Using online interactive video in visual ethnographic research
In this research I will focus on the intersection between visual ethnography, digital media practice, network cultures, and explore the potential of online interactive video to present an alternative paradigm of an online ethnographic platform for epistemological exploration. The motivation of this research is to use three case studies to push the boundaries of visual ethnography, by representing the central methodological and practical parameters of using online interactive video in ethnographic research.
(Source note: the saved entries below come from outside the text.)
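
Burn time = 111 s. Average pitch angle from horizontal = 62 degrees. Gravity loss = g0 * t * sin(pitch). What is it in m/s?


GL = 9.81 * 111 * sin(62 deg) = 961 m/s

961 m/s


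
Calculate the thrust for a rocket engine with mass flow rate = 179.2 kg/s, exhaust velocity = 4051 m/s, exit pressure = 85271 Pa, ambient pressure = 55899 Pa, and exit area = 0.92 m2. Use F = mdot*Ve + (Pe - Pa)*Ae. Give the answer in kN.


F = 179.2 * 4051 + (85271 - 55899) * 0.92 = 752961.0 N = 753.0 kN

753.0 kN


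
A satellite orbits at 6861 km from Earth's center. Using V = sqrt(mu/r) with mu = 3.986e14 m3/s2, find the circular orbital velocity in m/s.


V = sqrt(3.986e14 / 6861000) = 7622 m/s

7622 m/s


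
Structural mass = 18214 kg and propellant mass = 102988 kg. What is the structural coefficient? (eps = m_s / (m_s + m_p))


eps = 18214 / (18214 + 102988) = 0.1503

0.1503


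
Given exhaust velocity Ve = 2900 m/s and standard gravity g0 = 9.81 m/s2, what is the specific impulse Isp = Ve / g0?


Isp = Ve / g0 = 2900 / 9.81 = 295.6 s

295.6 s


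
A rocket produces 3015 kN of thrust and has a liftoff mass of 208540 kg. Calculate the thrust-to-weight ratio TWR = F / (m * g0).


TWR = 3015000 / (208540 * 9.81) = 1.47

1.47


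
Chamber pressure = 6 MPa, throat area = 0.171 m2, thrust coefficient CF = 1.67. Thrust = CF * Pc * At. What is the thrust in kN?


F = 1.67 * 6e6 * 0.171 = 1.7134e+06 N = 1713.4 kN

1713.4 kN


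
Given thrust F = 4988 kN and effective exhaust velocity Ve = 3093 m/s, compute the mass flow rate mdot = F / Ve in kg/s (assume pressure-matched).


mdot = F / Ve = 4988000 / 3093 = 1612.7 kg/s

1612.7 kg/s


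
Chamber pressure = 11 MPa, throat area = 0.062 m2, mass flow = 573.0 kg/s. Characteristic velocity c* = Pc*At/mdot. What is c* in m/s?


c* = 11e6 * 0.062 / 573.0 = 1190 m/s

1190 m/s


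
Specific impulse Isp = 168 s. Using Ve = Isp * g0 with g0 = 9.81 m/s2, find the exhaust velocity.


Ve = Isp * g0 = 168 * 9.81 = 1648.1 m/s

1648.1 m/s


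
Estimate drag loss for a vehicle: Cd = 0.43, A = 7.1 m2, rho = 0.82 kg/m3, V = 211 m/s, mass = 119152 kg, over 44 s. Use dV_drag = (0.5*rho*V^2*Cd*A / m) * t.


D = 0.5 * 0.82 * 211^2 * 0.43 * 7.1 = 55728.27 N
a = 55728.27 / 119152 = 0.4677 m/s2
dV = 0.4677 * 44 = 20.6 m/s

20.6 m/s


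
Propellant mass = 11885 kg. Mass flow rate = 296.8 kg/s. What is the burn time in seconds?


tb = 11885 / 296.8 = 40.0 s

40.0 s


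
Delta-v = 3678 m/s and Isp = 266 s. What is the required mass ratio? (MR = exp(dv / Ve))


Ve = 266 * 9.81 = 2609.46 m/s
MR = exp(3678 / 2609.46) = 4.094

4.094


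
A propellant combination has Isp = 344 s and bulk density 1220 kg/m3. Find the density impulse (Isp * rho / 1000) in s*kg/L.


rho*Isp = 344 * 1220 / 1000 = 420 s*kg/L

420 s*kg/L


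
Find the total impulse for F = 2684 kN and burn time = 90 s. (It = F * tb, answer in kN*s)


It = 2684 * 90 = 241560 kN*s

241560 kN*s


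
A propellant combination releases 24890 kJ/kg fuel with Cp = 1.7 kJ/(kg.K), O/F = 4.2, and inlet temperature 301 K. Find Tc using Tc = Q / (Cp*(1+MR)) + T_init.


Tc = 24890 / (1.7 * (1 + 4.2)) + 301 = 3117 K

3117 K


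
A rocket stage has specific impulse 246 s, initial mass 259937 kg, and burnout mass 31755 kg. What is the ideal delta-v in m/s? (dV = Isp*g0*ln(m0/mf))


Ve = 246 * 9.81 = 2413.26 m/s
dV = 2413.26 * ln(259937/31755) = 5074 m/s

5074 m/s


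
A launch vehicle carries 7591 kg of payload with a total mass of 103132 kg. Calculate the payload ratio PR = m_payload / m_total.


PR = 7591 / 103132 = 0.0736

0.0736


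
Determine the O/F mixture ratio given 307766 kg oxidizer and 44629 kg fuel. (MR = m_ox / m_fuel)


MR = 307766 / 44629 = 6.9

6.9


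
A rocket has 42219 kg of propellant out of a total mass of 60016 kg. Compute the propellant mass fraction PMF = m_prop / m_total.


PMF = 42219 / 60016 = 0.703

0.703


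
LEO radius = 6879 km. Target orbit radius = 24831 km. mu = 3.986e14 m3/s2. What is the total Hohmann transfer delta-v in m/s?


V1 = sqrt(mu/r1) = 7612.13 m/s
dV1 = V1*(sqrt(2*r2/(r1+r2)) - 1) = 1914.08 m/s
V2 = sqrt(mu/r2) = 4006.56 m/s
dV2 = V2*(1 - sqrt(2*r1/(r1+r2))) = 1367.49 m/s
Total dV = 3282 m/s

3282 m/s


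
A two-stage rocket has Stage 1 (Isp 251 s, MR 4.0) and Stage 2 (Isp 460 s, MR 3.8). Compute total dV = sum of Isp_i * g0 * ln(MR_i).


dV1 = 251 * 9.81 * ln(4.0) = 3413.5 m/s
dV2 = 460 * 9.81 * ln(3.8) = 6024.3 m/s
Total dV = 3413.5 + 6024.3 = 9437.8 m/s ~ 9438 m/s

9438 m/s


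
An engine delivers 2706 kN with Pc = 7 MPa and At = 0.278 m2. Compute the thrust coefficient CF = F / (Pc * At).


CF = 2706000 / (7e6 * 0.278) = 1.39

1.39


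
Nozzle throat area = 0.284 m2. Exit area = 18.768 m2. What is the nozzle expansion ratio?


AR = 18.768 / 0.284 = 66.1

66.1


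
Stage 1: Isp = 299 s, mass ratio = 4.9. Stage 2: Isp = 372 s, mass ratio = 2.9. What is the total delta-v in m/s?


dV1 = 299 * 9.81 * ln(4.9) = 4661.5 m/s
dV2 = 372 * 9.81 * ln(2.9) = 3885.5 m/s
Total dV = 4661.5 + 3885.5 = 8547.0 m/s ~ 8547 m/s

8547 m/s


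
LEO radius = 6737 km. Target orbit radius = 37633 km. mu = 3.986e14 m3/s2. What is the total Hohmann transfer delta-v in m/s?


V1 = sqrt(mu/r1) = 7691.93 m/s
dV1 = V1*(sqrt(2*r2/(r1+r2)) - 1) = 2326.28 m/s
V2 = sqrt(mu/r2) = 3254.5 m/s
dV2 = V2*(1 - sqrt(2*r1/(r1+r2))) = 1461.06 m/s
Total dV = 3787 m/s

3787 m/s


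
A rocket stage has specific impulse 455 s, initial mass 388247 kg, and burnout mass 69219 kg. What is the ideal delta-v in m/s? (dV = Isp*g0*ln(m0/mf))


Ve = 455 * 9.81 = 4463.55 m/s
dV = 4463.55 * ln(388247/69219) = 7697 m/s

7697 m/s


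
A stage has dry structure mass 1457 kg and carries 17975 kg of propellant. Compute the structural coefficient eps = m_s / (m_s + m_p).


eps = 1457 / (1457 + 17975) = 0.075

0.075


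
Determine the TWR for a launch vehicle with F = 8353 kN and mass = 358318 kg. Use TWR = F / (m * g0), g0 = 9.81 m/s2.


TWR = 8353000 / (358318 * 9.81) = 2.38

2.38


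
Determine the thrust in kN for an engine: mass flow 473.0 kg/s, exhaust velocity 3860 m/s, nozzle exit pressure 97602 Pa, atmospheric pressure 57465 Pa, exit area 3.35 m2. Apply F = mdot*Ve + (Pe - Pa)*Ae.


F = 473.0 * 3860 + (97602 - 57465) * 3.35 = 1.9602e+06 N = 1960.2 kN

1960.2 kN


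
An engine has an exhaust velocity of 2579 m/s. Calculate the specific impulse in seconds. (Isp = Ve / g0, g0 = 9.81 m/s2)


Isp = Ve / g0 = 2579 / 9.81 = 262.9 s

262.9 s


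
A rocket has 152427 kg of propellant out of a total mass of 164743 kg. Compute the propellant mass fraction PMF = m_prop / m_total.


PMF = 152427 / 164743 = 0.925

0.925


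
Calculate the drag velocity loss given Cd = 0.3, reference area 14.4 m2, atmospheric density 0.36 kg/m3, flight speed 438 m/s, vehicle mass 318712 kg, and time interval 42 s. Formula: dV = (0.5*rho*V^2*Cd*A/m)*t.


D = 0.5 * 0.36 * 438^2 * 0.3 * 14.4 = 149177.89 N
a = 149177.89 / 318712 = 0.4681 m/s2
dV = 0.4681 * 42 = 19.7 m/s

19.7 m/s


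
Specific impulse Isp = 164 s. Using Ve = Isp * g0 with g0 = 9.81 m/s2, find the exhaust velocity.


Ve = Isp * g0 = 164 * 9.81 = 1608.8 m/s

1608.8 m/s


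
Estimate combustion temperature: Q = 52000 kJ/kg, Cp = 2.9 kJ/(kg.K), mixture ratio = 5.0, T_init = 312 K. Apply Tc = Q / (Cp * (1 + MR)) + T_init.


Tc = 52000 / (2.9 * (1 + 5.0)) + 312 = 3301 K

3301 K


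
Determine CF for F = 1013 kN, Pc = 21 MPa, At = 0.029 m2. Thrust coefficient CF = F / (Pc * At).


CF = 1013000 / (21e6 * 0.029) = 1.66

1.66


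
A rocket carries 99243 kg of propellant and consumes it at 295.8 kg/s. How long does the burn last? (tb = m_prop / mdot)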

All three case studies present a reflective engagement with theory and media practices in the field of visual ethnographic research, and seek to extend the debates in visual methods and interactive digital video media-making practices, to further the understanding of modes of non-text visual analysis, and revise and broaden the scope of visual ethnographic research.
Video Transitions: The Changing Nature of Participatory Video
I am researching into how different types of groups in the UK and the US involved in video production prior to the internet have appropriated the participatory affordances of it as a video medium. My focus is on three particular groups: the California Community Media Exchange, a partnership of community media centres; the video activist group Undercurrents, and it’s online project visionOntv; and a group of fan video makers on LiveJournal. I am researching into each of these groups ethnographically, and I plan to analyse my findings using the framework of science and technology studies. While my thesis is theory-led, in addition to a written thesis I am also developing a visual ethnography in the form of a website.